Women's racing is experiencing a huge boom and one rider that has long been at the forefront of it is Starla Teddergreen.
Starla began her racing career on the streets as a bike messenger in Seattle before moving to San Francisco in 2003. Known for her sprinting prowess, she worked her way up the ranks and in 2010 joined the women's professional team Vanderkitten.
|Starla strikes a pose|
The road to pro cycling wasn't easy for Starla. Growing up in a quiet northeast Washington town, she had virtually no opportunities for racing (besides the ones her somewhat disinterested sister occasionally provided). She soon found competitive outlets in running and soccer, but it was her move to Seattle after high school that changed everything.
With no experience, but with a load of her trademark enthusiasm, Starla found a job as a bike courier. Two wheels suited her well, and the excitement of the job led her to to explore Seattle's alleycat racing scene and, eventually, to the Cycle Messenger World Championships.
A move to San Francisco in 2003 introduced her to road racing and planted the seed for her future as a pro athlete. With her knack for reading a race and a fantastic sprint, Starla quickly moved up the amateur ranks, landing on the elite SugarCRM team for 2009. This led to her debut in the NRC Series as well as to a month of kermesse racing in Belgium, where she was able to sneak into the top 10 in what is known as some of the world's toughest racing.

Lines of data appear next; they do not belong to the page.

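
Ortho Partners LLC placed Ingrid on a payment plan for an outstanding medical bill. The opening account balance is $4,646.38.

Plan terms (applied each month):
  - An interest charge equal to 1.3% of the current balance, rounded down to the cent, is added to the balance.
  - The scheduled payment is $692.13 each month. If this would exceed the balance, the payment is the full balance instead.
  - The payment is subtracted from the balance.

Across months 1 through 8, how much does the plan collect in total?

$4,893.54

# | Opening | Interest | Payment | End bal
1 | $4,646.38 | $60.40 | $692.13 | $4,014.65
2 | $4,014.65 | $52.19 | $692.13 | $3,374.71
3 | $3,374.71 | $43.87 | $692.13 | $2,726.45
4 | $2,726.45 | $35.44 | $692.13 | $2,069.76
5 | $2,069.76 | $26.90 | $692.13 | $1,404.53
6 | $1,404.53 | $18.25 | $692.13 | $730.65
7 | $730.65 | $9.49 | $692.13 | $48.01
8 | $48.01 | $0.62 | $48.63 | $0.00
Total paid: $4,893.54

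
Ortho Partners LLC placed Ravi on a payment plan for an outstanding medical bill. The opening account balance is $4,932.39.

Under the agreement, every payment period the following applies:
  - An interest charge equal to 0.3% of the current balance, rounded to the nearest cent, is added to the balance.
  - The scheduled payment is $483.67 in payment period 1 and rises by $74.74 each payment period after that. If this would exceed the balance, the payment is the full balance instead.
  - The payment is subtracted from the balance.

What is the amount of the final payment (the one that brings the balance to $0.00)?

Payment period 1: opening $4,932.39; interest $14.80 → $4,947.19; payment $483.67; balance $4,463.52
Payment period 2: opening $4,463.52; interest $13.39 → $4,476.91; payment $558.41; balance $3,918.50
Payment period 3: opening $3,918.50; interest $11.76 → $3,930.26; payment $633.15; balance $3,297.11
Payment period 4: opening $3,297.11; interest $9.89 → $3,307.00; payment $707.89; balance $2,599.11
Payment period 5: opening $2,599.11; interest $7.80 → $2,606.91; payment $782.63; balance $1,824.28
Payment period 6: opening $1,824.28; interest $5.47 → $1,829.75; payment $857.37; balance $972.38
Payment period 7: opening $972.38; interest $2.92 → $975.30; payment $932.11; balance $43.19
Payment period 8: opening $43.19; interest $0.13 → $43.32; payment $43.32; balance $0.00

$43.32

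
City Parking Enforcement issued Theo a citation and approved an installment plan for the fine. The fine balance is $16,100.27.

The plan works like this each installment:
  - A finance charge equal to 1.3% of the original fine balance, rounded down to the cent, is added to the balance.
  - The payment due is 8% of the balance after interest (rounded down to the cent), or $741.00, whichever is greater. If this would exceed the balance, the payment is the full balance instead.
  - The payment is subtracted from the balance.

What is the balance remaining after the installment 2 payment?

Installment 1: $16,100.27 +$209.30 interest = $16,309.57; pay $1,304.76 → $15,004.81
Installment 2: $15,004.81 +$209.30 interest = $15,214.11; pay $1,217.12 → $13,996.99

$13,996.99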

2010 brought with it mixed fortunes. Starla began to mature as a rider, landing a spot on the Vanderkitten Professional team. A solid entry to the NRC Series was cut short when she ended up at the bottom of a huge finishing crash at the Tour de Nez. The hip injury that resulted was to plague Starla throughout the 2011 season. This didn't stop her taking home a few wins, but by autumn it became clear that, without intervention, the injury was not going to get sorted out.
In the winter of 2011, it was determined that Starla had a torn labrum and that surgery and a long rehabilitation period were required. This is where Starla's maturity really shone. Instead of trying to rush her rehab and bike training program as so many athletes do, she showed the patience and dedication of a real professional and by April was back on the bike. It took the better part of 2012 to be able to train and race without pain. During her recovery, she was able to indulge her enthusiasm for supporting women's racing by riding as a team mentor for the Early Bird Women's Developmental Team.
|Starla digging deep|
With the 2012 comeback season under her belt, Starla has high hopes and solid goals in 2013. In her own words, she wants to "win races and/or a race series, support a GC rider to victory, and stand out to be a rider with potential to race successfully in Europe again."